Now, in association with experts from Nesmeyanov Institute of Organoelement Compounds, a research team from ITMO University has suggested a new technique of statistical analysis that helps establish the size of atoms relatively better.

How do you usually calculate the efficient size of atoms? Well, we have data on all possible interactions between two atoms. If we draw up a graph of the distribution of interatomic distances, we’ll be able to get an average distance that corresponds to the analyzed interaction. Still, this is not always possible, so instead of the most probable distance from the graph we get a different, approximate value.

Ivan Chernyshov, Study Co-Author, Russian Academy of Science

Chernyshov continued, “We succeeded in getting round this problem by coming up with a way to sift the accidental contacts from direct interactions where there are no other screening atoms on the “line of sight” between the centers of the two atoms.”
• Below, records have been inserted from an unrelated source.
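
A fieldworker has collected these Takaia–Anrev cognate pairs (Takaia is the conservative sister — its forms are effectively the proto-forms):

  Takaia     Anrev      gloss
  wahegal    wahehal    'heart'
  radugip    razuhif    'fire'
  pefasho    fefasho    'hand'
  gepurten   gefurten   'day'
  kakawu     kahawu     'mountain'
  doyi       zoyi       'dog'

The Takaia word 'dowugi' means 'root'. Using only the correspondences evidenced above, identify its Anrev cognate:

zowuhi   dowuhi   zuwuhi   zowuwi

zowuhi

doyi ~ zoyi — Takaia d corresponds to Anrev z word-initially before a back vowel.
radugip ~ razuhif — Takaia g corresponds to Anrev h between vowels (before a front vowel).
Applying these to Takaia 'dowugi':
  dowugi → zowugi   (d→z word-initially before a back vowel)
  zowugi → zowuhi   (g→h between vowels (before a front vowel))
So the Anrev cognate is 'zowuhi'.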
Although this technique makes it easy to solve a highly complex task from the area of quantum chemistry, it helps achieve data that is adequately accurate and necessary to evaluate the sizes of molecules and atoms and the manner of molecules’ interactions, which are extremely significant considering present-day applications.

Today, scientists actively research interactions between drugs and proteins in organisms. You have a good molecule that has already shown its efficiency, but need to improve it by amplifying the bond with the active center. In order to do that, you take data on the efficient size of these atoms and see which interactions in the structure of the bound protein are important and which can be neglected.

Ivan Chernyshov, Study Co-Author, Russian Academy of Science

The values that have been used till now were determined empirically and had no specific physical sense. Our method will make it possible to significantly increase the precision of such calculations, especially for systems that have not been studied yet,” Chernyshov concluded.